Example analysis

CHESS has two typical use-cases, which are showcased in the Publication:

  1. Finding genomic regions with differences in their chromatin conformation between two samples. This is useful for example for the identification of disease driving changes.
  2. Comparing the chromatin conformation between two distinct regions in the same or in different genomes. This is useful for example for quantifying the grade of conservation of chromatin conformation in evolution.

Finding differences between samples of different conditions

This example illustrates how CHESS can help to identify genomic regions that differ in their chromatin conformation between two samples, by the example of samples from a DLBCL <https://en.wikipedia.org/wiki/Diffuse_large_B-cell_lymphoma> patient and a control person. The analysis of these data is also showcased in the CHESS paper, Figure 5.

For this analysis, we will need only three input files for CHESS:

  1. Balanced Hi-C data for the first sample
  2. Balanced Hi-C data for the second sample
  3. The coordinates of the regions that should be compared in bedpe format.

1. and 2. can be in Juicer, Cooler or FANC format. However, we advice to use Juicer of FANC files for performance reasons.

3. should be supplied in BEDPE format.

If we want to scan a whole chromosome or genome for differences, we can use the chess pairs subcommand to generate the 3. input file.

To follow along with the example analysis, first move to the data location:

cd examples/dlbcl

Generating a pairs input file

In this example analysis, we will search the entire chromosome 2 for differences. For this, we first need to generate the pairs file with the chess pairs subcommand. We will compare regions of 3 Mb size with a step size of 100 kb. In addition, chess pairs needs to know the sizes of the chromosomes for which we want to generate the pairs. Here we supply ‘hg38’ as an genome identifier:

chess pairs hg38 3000000 100000 \
./hg38_chr2_3mb_win_100kb_step.bed --chromosome chr2

Inspecting the results

To inspect which regions show differences between the two samples, it is useful to first inspect the similarity index along the compared chromosome. Aside from the calculated similarity index, the signal-to-noise ratio is important. One way to display this information together is this (please check out the jupyter notebook at examples/dlbcl/example_analysis.ipynb for the code to generate these plots and subset data):

_images/chr2_3mb_results_track.png

Here we display only regions with a signal-to-noise ration > 0.5 and a z-normalised similarity score < -1 as colored dots, the rest is gray. The most interesting regions are highlighted by deep dips with above threshold signal-to-noise ratios, for example the region around 148 Mb:

_images/chr2_example_region.png

Extracting features

We now might want to highlight the features in these regions that show particularly strong differences. This can be done with the chess extract command. To use it, we first need to decide on a subset of regions that contain strong differences, e.g. by filtering with the signal-to-noise > 0.5 and z-ssim < -1 cutoffs used above (see the jupyter notebook for subsetting code). We then prepare an output directory

mkdir features

and then run chess extract:

chess extract \
filtered_regions_chr2_3mb_100kb.tsv \
ukm_control_fixed_le_25kb_chr2.hic \
ukm_patient_fixed_le_25kb_chr2.hic \
./features

We are here using the command with default parameters. Please note that the input parameters have to be fine tuned depending on the size of the analyzed regions and the target features. For now, some experimentation by the user is required, but we are planning to release a guide to this in the future.

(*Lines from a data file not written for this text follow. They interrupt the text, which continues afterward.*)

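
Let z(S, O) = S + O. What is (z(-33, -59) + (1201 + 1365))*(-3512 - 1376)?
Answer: -12092912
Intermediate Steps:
z(S, O) = O + S
(z(-33, -59) + (1201 + 1365))*(-3512 - 1376) = ((-59 - 33) + (1201 + 1365))*(-3512 - 1376) = (-92 + 2566)*(-4888) = 2474*(-4888) = -12092912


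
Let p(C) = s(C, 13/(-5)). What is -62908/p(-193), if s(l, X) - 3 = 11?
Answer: -31454/7 ≈ -4493.4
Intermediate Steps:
s(l, X) = 14 (s(l, X) = 3 + 11 = 14)
p(C) = 14
-62908/p(-193) = -62908/14 = -62908*1/14 = -31454/7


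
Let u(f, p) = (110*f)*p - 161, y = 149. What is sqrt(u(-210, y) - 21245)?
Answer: I*sqrt(3463306) ≈ 1861.0*I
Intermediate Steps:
u(f, p) = -161 + 110*f*p (u(f, p) = 110*f*p - 161 = -161 + 110*f*p)
sqrt(u(-210, y) - 21245) = sqrt((-161 + 110*(-210)*149) - 21245) = sqrt((-161 - 3441900) - 21245) = sqrt(-3442061 - 21245) = sqrt(-3463306) = I*sqrt(3463306)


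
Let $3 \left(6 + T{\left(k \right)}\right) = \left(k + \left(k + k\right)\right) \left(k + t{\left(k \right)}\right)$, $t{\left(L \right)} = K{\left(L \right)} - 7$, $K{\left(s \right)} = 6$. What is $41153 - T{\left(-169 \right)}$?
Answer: $12429$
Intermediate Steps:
$t{\left(L \right)} = -1$ ($t{\left(L \right)} = 6 - 7 = -1$)
$T{\left(k \right)} = -6 + k \left(-1 + k\right)$ ($T{\left(k \right)} = -6 + \frac{\left(k + \left(k + k\right)\right) \left(k - 1\right)}{3} = -6 + \frac{\left(k + 2 k\right) \left(-1 + k\right)}{3} = -6 + \frac{3 k \left(-1 + k\right)}{3} = -6 + k \left(-1 + k\right)$)
$41153 - T{\left(-169 \right)} = 41153 - \left(-6 + \left(-169\right)^{2} - -169\right) = 41153 - \left(-6 + 28561 + 169\right) = 41153 - 28724 = 12429$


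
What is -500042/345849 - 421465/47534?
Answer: -169532245213/16439586366 ≈ -10.312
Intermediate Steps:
-500042/345849 - 421465/47534 = -169532245213/16439586366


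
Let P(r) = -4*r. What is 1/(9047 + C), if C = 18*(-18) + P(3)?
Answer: 1/8711 ≈ 0.00011480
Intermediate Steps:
C = -336 (C = 18*(-18) - 4*3 = -324 - 12 = -336)
1/(9047 + C) = 1/(9047 - 336) = 1/8711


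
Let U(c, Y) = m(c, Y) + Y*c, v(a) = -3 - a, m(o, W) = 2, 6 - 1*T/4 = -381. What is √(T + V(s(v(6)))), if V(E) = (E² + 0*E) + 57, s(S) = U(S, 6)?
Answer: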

In our example region, the following parts are marked by the extraction algorithm in default mode, marking the differential TAD structures:

_images/chr2_example_region_with_features.png

Classifying features

Finally, we can gain more information about the kind of features that we extracted in the previous step by grouping them by similarity of their topology. This can be done with the chess crosscorrelate command, which we can simply apply to the result files of the previous step. E.g. to classify the gained features, we run

chess crosscorrelate \
features/gained_features.tsv \
filtered_regions_chr2_3mb_1mb.tsv \
./features/

We obtain ./features/subregions_2_clusters_gained.tsv, where the 2 corresponds to the 2 clusters identified in this analysis. The results file has three columns: the cluster number, the region id and the feature id. Using the feature id column, each feature in the input file (features/gained_features.tsv) can be mapped to its class.

Choosing a window size

In this analysis, we compared windows of 3 Mb size between our samples. In general, choosing a different window size should be correlated, with large windows simply averaging over the effects observed in smaller windows.

Despite the correlation, different window sizes can yield different results in some regions:

  • Larger windows cover more and longer long-range interactions:
    • If you are interested in changes of large effects stretching over long genomic distances, choose a larger window size.
    • However, long-range interactions tend to be more noisy. The larger the window size, the smaller the number of regions that will pass a given signal-to-noise threshold. If your analysis does not return any regions of strong dissimilarity above your signal-to-noise threshold, lower the threshold or try a smaller window size.
  • The larger the window, the smaller the effect of small changes:
    • If you are interested in finding changes in single TAD boundaries, choose a small window. Large windows will cover multiple boundaries and the score of the window will reflect their combined change.